Le quattro organizzazioni “censite” - ha ricostruito l’indagine di giugno -, si erano ormai stabilizzate da anni a Messina, in alcuni quartieri “storici” da questo punto di vista come Giostra, S. Lucia sopra Contesse e villaggio Aldisio, e in provincia in particolare a Barcellona. Potevano disporre di grosse quantità di denaro e si rifornivano “diversificando” le fonti: con la Calabria, soprattutto a San Luca e Rosarno, per la cocaina; con alcuni fornitori attivi nelle province di Napoli e Milano, nonché con la Spagna, per l’hashish; e anche con altri nei Paesi Bassi per lo spice.
L’elenco dei reati nelle tre ordinanze di custodia cautelare, centinaia di pagine, che furono siglate dai gip Eugenio Fiorentino, Simona Finocchiaro e Monia De Francesco, fu lunghissimo. Vennero contestati a vario titolo i reati di associazione finalizzata al narcotraffico, detenzione, coltivazione, cessione e traffico di sostanze stupefacenti, autoriciclaggio e porto e detenzione di armi clandestine.
L’organizzazione di Messina - quella ricompresa nell’avviso di conclusione delle indagini preliminari di cui ci occupiamo nell’articolo, notificato agli indagati in questi giorni -, era uno dei quattro gruppi più attivi nel narcotraffico.
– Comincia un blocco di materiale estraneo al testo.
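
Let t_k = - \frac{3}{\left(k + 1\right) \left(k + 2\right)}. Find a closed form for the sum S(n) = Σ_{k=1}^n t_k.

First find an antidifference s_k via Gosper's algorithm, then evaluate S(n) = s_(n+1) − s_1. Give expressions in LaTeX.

S(n) = - \frac{3 n}{2 n + 4}

Ratio r(k) = (k + 1)/(k + 3).
A = k + 1, B = k + 3, C = 1.
Solve (k + 1)·f(k+1) − (k + 2)·f(k) = 1.
From deg A=1, deg B=1, deg C=0: d=1.
A polynomial solution: f(k) = k.
Get s_k = R·t_k = -3*k/(k + 1) with R(k) = B(k−1)f(k)/C(k) = k*(k + 2).
Verify: -3/(k**2 + 3*k + 2) matches t_k.
Σ_(k=1)^n t_k = s_(n+1) − s_(1) = (3*(-n - 1)/(n + 2)) − (-3/2), i.e. -3*n/(2*n + 4).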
La base operativa era nel quartiere di Giostra, dove grazie alle “case fortino”, con porte blindate, telecamere e vedette con i motorini, la droga arrivava e veniva custodita per poi rifornire le varie piazze dello spaccio sia in città che in provincia, lungo la zona tirrenica e quella nebroidea.
I guadagni dello spaccio a tappeto finivano in una cassa comune, e come nelle migliori tradizioni criminali dopo la quota per comprare la “roba” venivano diversificati, in parte reimpiegati per ripulirli in attività commerciale, per esempio nel settore dell’abbigliamento, e poi per mantenere le famiglie dei detenuti.